Senin, 09 Januari 2012

RASIONALISME DALAM TEOLOGI ISLAM: TELAAH KRITIS TERHADAP KALAM MU'TAZILAH

Pendahuluan
Makalah yang kami presetasikan sekarang ini, hanyalah usaha kecil dan ala kadarnya untuk mencoba memaparkan kembali satu episode sejarah kelam umat Islam. Dan usaha kecil ini pun dibenturkan dengan berbagai keterbatasan, sehingga “rekaman” sejarah yang ingin kami putar dari nol sampai masa sekarang, banyak mengalami kesulitan. Dan kesulitan ini pun kami rasakan ketika ingin menganalisa sekaligus mengkritisi fenomena yang ada sebagai imbas dari  “sejarah” tersebut.

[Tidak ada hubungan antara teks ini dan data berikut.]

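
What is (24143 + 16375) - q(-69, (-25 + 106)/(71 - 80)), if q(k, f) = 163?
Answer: 40355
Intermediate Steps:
(24143 + 16375) - q(-69, (-25 + 106)/(71 - 80)) = (24143 + 16375) - 1*163 = 40518 - 163 = 40355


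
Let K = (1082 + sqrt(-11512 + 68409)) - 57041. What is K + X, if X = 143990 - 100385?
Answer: -12354 + sqrt(56897) ≈ -12115.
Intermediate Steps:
X = 43605
K = -55959 + sqrt(56897) (K = (1082 + sqrt(56897)) - 57041 = -55959 + sqrt(56897) ≈ -55721.)
K + X = (-55959 + sqrt(56897)) + 43605 = -12354 + sqrt(56897)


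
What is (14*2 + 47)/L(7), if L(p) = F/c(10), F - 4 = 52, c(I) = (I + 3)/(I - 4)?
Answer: 325/112 ≈ 2.9018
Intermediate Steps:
c(I) = (3 + I)/(-4 + I)
F = 56 (F = 4 + 52 = 56)
L(p) = 336/13 (L(p) = 56/(((3 + 10)/(-4 + 10))) = 56/((13/6)) = 56/(((⅙)*13)) = 56/(13/6) = 56*(6/13) = 336/13)
(14*2 + 47)/L(7) = (14*2 + 47)/(336/13) = (28 + 47)*(13/336) = 75*(13/336) = 325/112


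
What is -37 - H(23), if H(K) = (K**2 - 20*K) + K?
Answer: -129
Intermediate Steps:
H(K) = K**2 - 19*K
-37 - H(23) = -37 - 23*(-19 + 23) = -37 - 23*4 = -37 - 1*92 = -37 - 92 = -129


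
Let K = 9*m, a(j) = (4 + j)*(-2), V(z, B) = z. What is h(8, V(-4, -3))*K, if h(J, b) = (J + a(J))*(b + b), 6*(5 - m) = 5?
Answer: 4800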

Mu’tazilah adalah tema yang diangkat kali ini. Bagaimana peranan ideologi rasionalitas  ini dalam pentas sejarah perjalanan ummat Islam, sejauh mana peranan ideologi ini dalam menghantarkan ummat Islam ka dalam ruang sejarah yang kelam, apa bahaya yang di usungnya,  dan bagaimana peranan kita sebagai ummat Islam — yang  komitmen secara totalitas terhadap  pentunjuk Allah yang terlembagakan dalam Al-Quran dan As-Sunnah– menyikapi, mengkritik sekaligus menggugat ideologi rasionalitas tersebut.
Kiranya makalah ini masih sangat jauh dari keobjektifitasan dan kesempurnaan untuk memaparkan  semuanya, namun mudah-mudahan sedikit memberi  pijakan kepada ummat Islam untuk terus menerus memperbaiki sejarah dengan mengambil “ibrah” dari “kecelakaan sejarah”  yang terjadi dalam rentetan sejarah ummat Islam. 
A.    Definisi Mu’tazilah
1.      Secara Etimologi
Mu’tazilah adalah kata dalam bahasa arab yang asalnya yaitu ‘aza atau i’tazala,  kata-kata ini diulang dalam Al-quran sebanyak  sepuluh kali yang kesemuanya mempunyai arti sama yaitu al ibti’âd ‘ani al syai-i : menjauhi sesuatu. Seperti dalam satu redaksi ayat :
فان اعتزلوكم فلم يقاتلوكم وأ لقوا اليكم السلم فما جعل الله لكم عليهم سبيلا  (النساء 90)
Tetapi jika mereka membiarkan kamu, dan tidak memerangi kamu serta mengemukakan perdamaian kepadamu maka Allah tidak memberi jalan bagimu (untuk melawan dan membunuh) mereka.” (QS. 4:9)2
2.      Secara Terminologi Para Ulama
Mu’tazilah adalah firqoh Islamiyyah (aliran dalam Islam) yang muncul pada masa  akhir dinastii umayyah dan tumbuh pesat pada masa dinasti abbasiyyah. Mereka  berpegang pada kekuatan rasionalitas an sich dalam memahami aqidah Islam (al-Aq‎‎îdah al-Islamiyyah), hal itu lebih sebagai bukti dari pengaruh berbagai “filsafat-filsafat import” yang menyimpang dari aqidah ahlu sunnah wal jama’ah.filsafat-filsafat import itu di antaranya adalah filsafat Yunani dalam diskursus dzat dan sifat, filasafat Hindu, dan aqidah Yahudi dan Nashrani.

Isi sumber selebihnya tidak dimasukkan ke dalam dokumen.